The Reverend William Archibald Spooner was born in London on July 22, 1844. He was an albino and suffered defective eyesight, and it is thought that this caused some of his verbal confusions which were later dubbed "spoonerisms". These included "it is kisstomary to cuss the bride".
Spooner, who died on August 29, 1930, was an Anglican priest, scholar and writer. He studied at New College, Oxford, before lecturing there for 60 years, in history, philosophy and divinity.
He was apparently an amiable, kind and hospitable man, though absent-minded. He also had a keen intellect, which is where his problems began. His tongue barely kept up with his thought processes, resulting in an unintentional interchange of sounds, producing a phrase with a meaning entirely different from the one intended. That is what is now called a spoonerism.
*Calling John Millington Synge's famous Irish play "The Ploughboy of the Western World.
At a wedding: "It is kisstomary to cuss the bride."
"Blushing crow" for "crushing blow."
"The Lord is a shoving leopard" (Loving shepherd).
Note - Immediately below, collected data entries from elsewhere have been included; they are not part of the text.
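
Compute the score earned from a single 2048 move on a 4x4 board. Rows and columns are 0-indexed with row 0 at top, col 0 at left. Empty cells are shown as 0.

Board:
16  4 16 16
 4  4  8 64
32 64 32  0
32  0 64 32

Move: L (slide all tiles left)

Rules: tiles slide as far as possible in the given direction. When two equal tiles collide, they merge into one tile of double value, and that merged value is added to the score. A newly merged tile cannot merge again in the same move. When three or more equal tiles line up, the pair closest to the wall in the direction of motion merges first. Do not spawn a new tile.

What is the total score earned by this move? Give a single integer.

Answer: 40

Derivation:
Slide left:
row 0: [16, 4, 16, 16] -> [16, 4, 32, 0]  score +32 (running 32)
row 1: [4, 4, 8, 64] -> [8, 8, 64, 0]  score +8 (running 40)
row 2: [32, 64, 32, 0] -> [32, 64, 32, 0]  score +0 (running 40)
row 3: [32, 0, 64, 32] -> [32, 64, 32, 0]  score +0 (running 40)
Board after move:
16  4 32  0
 8  8 64  0
32 64 32  0
32 64 32  0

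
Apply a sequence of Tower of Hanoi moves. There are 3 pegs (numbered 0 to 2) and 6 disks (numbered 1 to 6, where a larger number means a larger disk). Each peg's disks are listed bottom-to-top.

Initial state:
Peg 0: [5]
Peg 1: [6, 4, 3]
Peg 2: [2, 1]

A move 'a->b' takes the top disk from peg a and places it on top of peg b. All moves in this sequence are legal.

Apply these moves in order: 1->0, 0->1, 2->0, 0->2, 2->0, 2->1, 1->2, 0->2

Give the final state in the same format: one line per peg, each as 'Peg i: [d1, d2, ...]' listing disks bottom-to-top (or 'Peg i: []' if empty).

After move 1 (1->0):
Peg 0: [5, 3]
Peg 1: [6, 4]
Peg 2: [2, 1]

After move 2 (0->1):
Peg 0: [5]
Peg 1: [6, 4, 3]
Peg 2: [2, 1]

After move 3 (2->0):
Peg 0: [5, 1]
Peg 1: [6, 4, 3]
Peg 2: [2]

After move 4 (0->2):
Peg 0: [5]
Peg 1: [6, 4, 3]
Peg 2: [2, 1]

After move 5 (2->0):
Peg 0: [5, 1]
Peg 1: [6, 4, 3]
Peg 2: [2]

After move 6 (2->1):
Peg 0: [5, 1]
Peg 1: [6, 4, 3, 2]
Peg 2: []

After move 7 (1->2):
Peg 0: [5, 1]
Peg 1: [6, 4, 3]
Peg 2: [2]

After move 8 (0->2):
Peg 0: [5]
Peg 1: [6, 4, 3]
Peg 2: [2, 1]

Answer: Peg 0: [5]
Peg 1: [6, 4, 3]
Peg 2: [2, 1]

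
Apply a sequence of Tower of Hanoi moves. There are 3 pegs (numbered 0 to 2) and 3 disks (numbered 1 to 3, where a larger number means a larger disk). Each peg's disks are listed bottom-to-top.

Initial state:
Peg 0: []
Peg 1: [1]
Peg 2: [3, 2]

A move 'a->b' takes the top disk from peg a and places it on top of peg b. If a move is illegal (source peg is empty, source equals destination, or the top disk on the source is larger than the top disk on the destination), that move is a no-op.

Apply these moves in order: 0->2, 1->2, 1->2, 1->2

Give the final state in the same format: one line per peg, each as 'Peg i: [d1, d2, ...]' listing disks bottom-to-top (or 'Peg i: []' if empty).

Answer: Peg 0: []
Peg 1: []
Peg 2: [3, 2, 1]

Derivation:
After move 1 (0->2):
Peg 0: []
Peg 1: [1]
Peg 2: [3, 2]

After move 2 (1->2):
Peg 0: []
Peg 1: []
Peg 2: [3, 2, 1]

After move 3 (1->2):
Peg 0: []
Peg 1: []
Peg 2: [3, 2, 1]

After move 4 (1->2):
Peg 0: []
Peg 1: []
Peg 2: [3, 2, 1]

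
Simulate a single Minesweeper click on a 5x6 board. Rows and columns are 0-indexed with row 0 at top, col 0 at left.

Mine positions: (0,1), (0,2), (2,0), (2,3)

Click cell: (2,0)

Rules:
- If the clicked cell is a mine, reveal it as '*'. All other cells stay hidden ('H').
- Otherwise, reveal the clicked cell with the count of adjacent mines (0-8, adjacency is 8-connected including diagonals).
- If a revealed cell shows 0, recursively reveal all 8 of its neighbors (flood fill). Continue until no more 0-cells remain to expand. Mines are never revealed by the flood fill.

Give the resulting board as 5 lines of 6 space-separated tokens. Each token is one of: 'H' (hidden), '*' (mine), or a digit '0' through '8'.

H H H H H H
H H H H H H
* H H H H H
H H H H H H
H H H H H H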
"A well-boiled icicle" for "well-oiled bicycle."
"I have in my bosom a half-warmed fish" (for half-formed wish), supposedly said in a speech to Queen Victoria.
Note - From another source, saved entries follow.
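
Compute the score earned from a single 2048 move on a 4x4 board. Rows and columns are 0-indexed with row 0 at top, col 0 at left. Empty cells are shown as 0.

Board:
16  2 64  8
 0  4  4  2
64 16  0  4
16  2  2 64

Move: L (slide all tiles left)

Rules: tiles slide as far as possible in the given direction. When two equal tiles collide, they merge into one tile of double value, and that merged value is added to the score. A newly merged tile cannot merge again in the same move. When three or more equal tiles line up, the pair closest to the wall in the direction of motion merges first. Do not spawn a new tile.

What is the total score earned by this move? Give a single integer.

Slide left:
row 0: [16, 2, 64, 8] -> [16, 2, 64, 8]  score +0 (running 0)
row 1: [0, 4, 4, 2] -> [8, 2, 0, 0]  score +8 (running 8)
row 2: [64, 16, 0, 4] -> [64, 16, 4, 0]  score +0 (running 8)
row 3: [16, 2, 2, 64] -> [16, 4, 64, 0]  score +4 (running 12)
Board after move:
16  2 64  8
 8  2  0  0
64 16  4  0
16  4 64  0

Answer: 12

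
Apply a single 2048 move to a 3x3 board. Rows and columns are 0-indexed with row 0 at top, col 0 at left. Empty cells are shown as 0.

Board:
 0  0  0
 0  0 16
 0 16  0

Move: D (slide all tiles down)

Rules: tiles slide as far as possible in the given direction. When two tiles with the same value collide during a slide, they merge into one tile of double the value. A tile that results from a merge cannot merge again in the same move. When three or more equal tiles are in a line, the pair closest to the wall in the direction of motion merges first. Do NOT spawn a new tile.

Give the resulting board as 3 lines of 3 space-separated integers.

Slide down:
col 0: [0, 0, 0] -> [0, 0, 0]
col 1: [0, 0, 16] -> [0, 0, 16]
col 2: [0, 16, 0] -> [0, 0, 16]

Answer:  0  0  0
 0  0  0
 0 16 16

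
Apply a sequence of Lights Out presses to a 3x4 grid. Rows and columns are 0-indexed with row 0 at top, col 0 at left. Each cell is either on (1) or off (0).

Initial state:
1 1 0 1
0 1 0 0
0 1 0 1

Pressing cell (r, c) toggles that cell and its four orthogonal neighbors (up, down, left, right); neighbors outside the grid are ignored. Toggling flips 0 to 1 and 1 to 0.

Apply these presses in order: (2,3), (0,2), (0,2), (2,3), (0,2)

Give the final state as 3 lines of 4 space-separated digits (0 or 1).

After press 1 at (2,3):
1 1 0 1
0 1 0 1
0 1 1 0

After press 2 at (0,2):
1 0 1 0
0 1 1 1
0 1 1 0

After press 3 at (0,2):
1 1 0 1
0 1 0 1
0 1 1 0

After press 4 at (2,3):
1 1 0 1
0 1 0 0
0 1 0 1

After press 5 at (0,2):
1 0 1 0
0 1 1 0
0 1 0 1

Answer: 1 0 1 0
0 1 1 0
0 1 0 1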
A toast to "our queer old dean" instead of to "our dear old Queen."
"Go and shake a tower" (Go and take a shower).
Paying a visit to a college official: "Is the bean dizzy?"
"You will leave by the town drain."
When our boys come home from France, we will have the hags flung out.
"Such Bulgarians should be vanished..." (Such vulgarians should be banished).
Upon dropping his hat: "Will nobody pat my hiccup?"
Addressing farmers as "ye noble tons of soil".
"You have tasted a whole worm" (to a lazy student).
"**The weight of rages will press hard upon the employer.***"
And, the classic: "Mardon me padom, you are occupewing my pie. May I sew you to another sheet?"